With respect to the provisions of section 311, the designated criteria clearly suggest that each application for a waiver must be considered on its individual merits. The specified criteria are entirely inconsistent with the view that the Act gives a school district absolute authority to summarily deny all applications due to a lack of alternative programs.
The ballot materials submitted to the electorate fully support our interpretation of sections 310 and 311.[fn3] The proponents of the initiative expressly stated with respect to the Act: “Doesn’t eliminate choice or impose a single approach. . . . We give choice to parents, not administrators.”
Finally, pursuant to its grant of authority under section 33031, the State Board of Education has promulgated regulations (Cal. Code Regs., tit. 5, ?? 5:11300-5:11305) implementing the Act, including the following:
“Parental exception waivers shall be granted unless the school principal and educational staff have determined that an alternative program offered at the school would not be better suited for the overall educational development of the pupil.” (Cal. Code Regs., tit. 5, ? 5:11303, subd. (a)(3).)

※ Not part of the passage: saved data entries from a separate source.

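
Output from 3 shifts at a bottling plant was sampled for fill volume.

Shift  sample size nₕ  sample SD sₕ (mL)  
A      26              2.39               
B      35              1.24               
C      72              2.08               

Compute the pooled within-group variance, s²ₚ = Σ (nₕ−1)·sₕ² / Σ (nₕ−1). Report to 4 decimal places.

Degrees of freedom: 25 + 34 + 71 = 130.
Σ(nₕ−1)sₕ² = 25·5.7121 + 34·1.5376 + 71·4.3264 = 502.2553.
s²ₚ = 502.2553 / 130 = 3.863502... → 3.8635.

3.8635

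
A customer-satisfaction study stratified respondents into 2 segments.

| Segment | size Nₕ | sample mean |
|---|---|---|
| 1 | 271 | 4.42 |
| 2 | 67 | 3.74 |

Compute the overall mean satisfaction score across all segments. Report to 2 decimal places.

x̄_st = (Σ Nₕx̄ₕ) / (Σ Nₕ) = (271·4.42 + 67·3.74) / 338
= 1448.4 / 338 = 4.2852... → 4.29.

4.29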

It is well settled that the administrative construction of a statute by those charged with its enforcement is entitled to great weight, and the courts will not depart from such construction unless it is clearly erroneous or unauthorized. (Dix v. Superior Court (1991) 53 Cal.3d 442,460; Nipper v. California Auto. Assigned Risk Plan (1977) 19 Cal.3d 35,45; 78 Ops.Cal.Atty.Gen. 121, 127 (1995).)
We conclude that a school district may not deny a parental request for an individual waiver from the statutory mandate that all students be instructed in English on the sole ground that the district has no alternative program.

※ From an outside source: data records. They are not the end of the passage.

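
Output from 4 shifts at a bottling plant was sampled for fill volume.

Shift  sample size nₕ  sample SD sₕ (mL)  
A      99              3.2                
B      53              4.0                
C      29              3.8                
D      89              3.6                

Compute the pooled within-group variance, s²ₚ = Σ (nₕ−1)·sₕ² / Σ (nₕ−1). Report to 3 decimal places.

12.708

Degrees of freedom: 98 + 52 + 28 + 88 = 266.
Σ(nₕ−1)sₕ² = 98·10.24 + 52·16 + 28·14.44 + 88·12.96 = 3380.32.
s²ₚ = 3380.32 / 266 = 12.70797... → 12.708.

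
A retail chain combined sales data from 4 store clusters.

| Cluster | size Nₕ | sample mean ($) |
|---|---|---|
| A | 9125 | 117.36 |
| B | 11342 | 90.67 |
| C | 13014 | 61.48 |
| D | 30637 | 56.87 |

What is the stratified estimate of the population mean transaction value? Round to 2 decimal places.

72.39

N = 9125 + 11342 + 13014 + 30637 = 64118.
The stratified mean weights each stratum mean by its population share Nₕ/N.
Σ Nₕx̄ₕ = 9125·117.36 + 11342·90.67 + 13014·61.48 + 30637·56.87 = 1070910 + 1028379.14 + 800100.72 + 1742326.19 = 4641716.05.
Divide by N: 4641716.05 / 64118 = 72.3933... → 72.39.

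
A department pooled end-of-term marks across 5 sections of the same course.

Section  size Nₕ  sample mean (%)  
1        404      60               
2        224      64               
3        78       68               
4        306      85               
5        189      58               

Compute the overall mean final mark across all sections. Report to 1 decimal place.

x̄_st = (Σ Nₕx̄ₕ) / (Σ Nₕ) = (404·60 + 224·64 + 78·68 + 306·85 + 189·58) / 1201
= 80852 / 1201 = 67.321... → 67.3.

67.3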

[fn1] All references hereafter to the Education Code are by section number only.
[fn2] The scope of this opinion is limited to an interpretation of the terms and provisions of the Act.
[fn3] The intent of an initiative statute may be discerned by reference to the ballot materials presented to the electorate. (See Los Angeles County Transportation Com. v. Richmond (1982) 31 Cal.3d 197, 203; Amador Valley Joint Union High Sch. Dist. v. State Bd. of Equalization (1978)22 Cal.3d 208, 245-246; 65 Ops.Cal.Atty.Gen. 512, 514 (1982).)